Search This Blog

2015-01-11

CPAN Pull Request Challenge (PRC) 2015 - Introduction / January (Plack::Session::State::URI)

I have signed myself up for the CPAN Perl Request Challenge (PRC) 2015 as organized by Neil Bowers. The idea is that every month you are assigned a CPAN module at random that is hosted on GitHub and you have to submit at least one pull request for it. I heard about it a few days ago when Olaf Alders announced it to the Toronto Perl Mongers list (again?). It sounded like a neat idea so I decided to sign up.

My January assignment is Plack::Session::State::URI. I began by creating an issue on the GitHub repository requesting feedback and guidance from the author. Unfortunately, I haven't received a response yet. The module is fortunately very tiny. Unfortunately, it is based upon Plack, which I have limited experience with (at least I have minimal experience at all...). There are a few things that could obviously use some work.

  • There is very little documentation. In fact, there's so little documentation that I just have to infer what it does myself. Fortunately, I have a background in Web programming so it was no real mystery. Unfortunately, that still makes it difficult for me to test it. And worse, it makes it difficult for me to imagine how changes I make will affect users of the module.
  • There are very few tests. Granted, the module only has about 60 SLOC so how much testing is really needed? That said, I believe that several more tests could be possible. Many of them will probably require a richer understanding of the Plack::Middleware framework than I possess. It would be lovely to acquire that extra needed experience, and perhaps this is a good opportunity to do it, but I'll need to try to balance it with the other aspects of life.
  • Parsing HTML with a regular expression. Of course, regular expressions cannot properly parse HTML, SGML, or XML. You need a proper parser to do that correctly. Several such modules exist on CPAN. Unfortunately I only have experience using XML parsers in Perl, and HTML is far too forgiving for an XML parser to get along with it. I'll need to learn to use an HTML parser with the power to edit the document contents, preferably without altering the formatting of the existing document. This is probably the most useful thing that I could do for this project at the present time, but I'll need to identify the module to use and learn to use it properly first.
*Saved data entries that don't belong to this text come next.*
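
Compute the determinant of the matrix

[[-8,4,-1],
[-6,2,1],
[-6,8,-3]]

52

Expand along row 1:
  + (-8) · |2 1; 8 -3| = (-8)·(-6 − 8) = 112
  − 4 · |-6 1; -6 -3| = −4·(18 − (-6)) = -96
  + (-1) · |-6 2; -6 8| = (-1)·(-48 − (-12)) = 36
Sum: (112) + (-96) + (36) = 52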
If I do pursue this problem then I can also add test cases that break the regular expression parsing and use that to verify that my fix works.

Since I haven't received a response yet from the module maintainer I have begun doing my best to come up with work to do. We all have personal preferences when it comes to code formatting, structure, and style. I've tried to avoid rewriting too much code, but at the same time I've tried to address things that I believe could be improved. I expect the author will not like some of the changes that I've made so I'm trying to make it clear that I can rebase as necessary to keep the changes that he likes while getting rid of the changes that he doesn't. I'm also trying to keep my commits nice and small so they're easy to understand and hopefully are small enough that controversial changes are isolated and easy to leave out.

I currently have a work-in-progress wip/tidy branch. This will probably eventually become my first pull request for this module. That branch is not considered safe yet. I am currently force pushing to it as I edit history and try to get things just right. I'm pushing mostly as a backup mechanism. In order to publish something that the module maintainer can review without worrying about the branch getting destroyed out from under him I have published a static snapshot to preview/tidy/1 and submitted an issue to document it. The idea is that until the wip/tidy branch is read to be merged I will continue to rebase it and publish snapshots to incrementing integer revisions as in preview/tidy/2, preview/tidy/3, ... preview/tidy/n. When it's finally done I'll probably delete wip/tidy and publish a tidy branch instead for the pull request. I have lots of experience with Git, but I have no real experience with pull requests. I mostly use Git by myself so I haven't had a need for pull requests and generally don't have to worry about people tripping over history edits either. One of the things I can hope to learn from this experience is how to do nice pull requests and also how to manage history in the public eye without sacrificing history cleanliness nor causing undue pain for others.

Hopefully I hear back from the maintainer soon so I have an idea which direction to go in. I quite enjoy writing (just look around you!) so I'd be happy to add rich documentation to this module too. I just don't know exactly how robust it is and don't want to go making documentation up for it. It would be nice to get feedback directly from the author or others who have used it so that I know better what the strengths and weaknesses are and could document them appropriately. I wouldn't want to lure people into wasting time with this module if it can't do what they need, and similarly I wouldn't want to chase them away if it will do exactly what they need. Perhaps I should work on setting up a basic Web site with it and seeing just how well it works. That is quite a lot of work though. There are advantages to it, but these days I am typically not a ball of energy at the end of a work day. We'll just have to see what I can accomplish in the coming weeks.